Sauce
DORCHESTER (WAOW) -- A Clark County man is turning waste from his farm into enough electricity to power nearly 250 nearby homes.
Steve Bach's family dairy farm sits just outside the Village of Dorchester. His herd has 2,600 herd of cattle. Also on his farm is a complex machine that takes cattle waste and turns it into power. It literally separates cow manure, removing the solid from the methane gas. That gas goes into a 500 horsepower engine. It powers a generator that produces the electricity. The energy is then pumped into power lines and into hundreds of rural Dorchester homes.
It's a process that's making use of a smelly product and making Bach money.
"I think for the sale of the electricity and getting better usage of the manure coming out of the cows." Bach says, "I put it mostly in bedding, to bed my cattle and cut my manure odor for the local community."
Bach's herd produces about 30,000 gallons of waste daily. Before he started digesting it, that waste was stored in pits and spread on fields for fertilizer. It's still put on fields now, but without methane gas, it's far less stinky.
"The methane is what gives the odor to the manure and I live really close to Dorchester. So, but putting this in, it should take all the odor out of the manure when we spread the manure in the fields in the spring and fall."
The electricity is pumped to homes through Taylor Electric Cooperative.

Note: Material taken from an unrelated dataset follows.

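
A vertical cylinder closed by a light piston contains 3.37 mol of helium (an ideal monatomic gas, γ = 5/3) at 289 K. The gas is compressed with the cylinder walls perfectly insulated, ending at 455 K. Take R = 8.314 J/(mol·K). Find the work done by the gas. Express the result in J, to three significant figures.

W ≈ -6980 J

Adiabatic ⇒ Q = 0, so W_by = −ΔU = nCᵥ(T₁ − T₂).
Cᵥ = 3R/2 = 12.47 J/(mol·K).
W = (3.37)(12.47)(289 − 455) = -6977 J.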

President and CEO, Mike Schaefer says, "It's using that waste and it's helping reduce the amount of methane being released and renewable energy, of course, helps us reduce that dependency on foreign oil."
About 90% of Taylor Electric's power comes from coal. Now, by using a resource found on hundreds of farms in the area, that dependency is greatly reduced.
"We're the dairy state." Schaefer adds, "We should be able to get more of these and produce energy out of it. I think it's just a great thing."
The solid part of the waste is used for cow bedding. Bach uses about half for his own herd and sells the other half to other area farmers.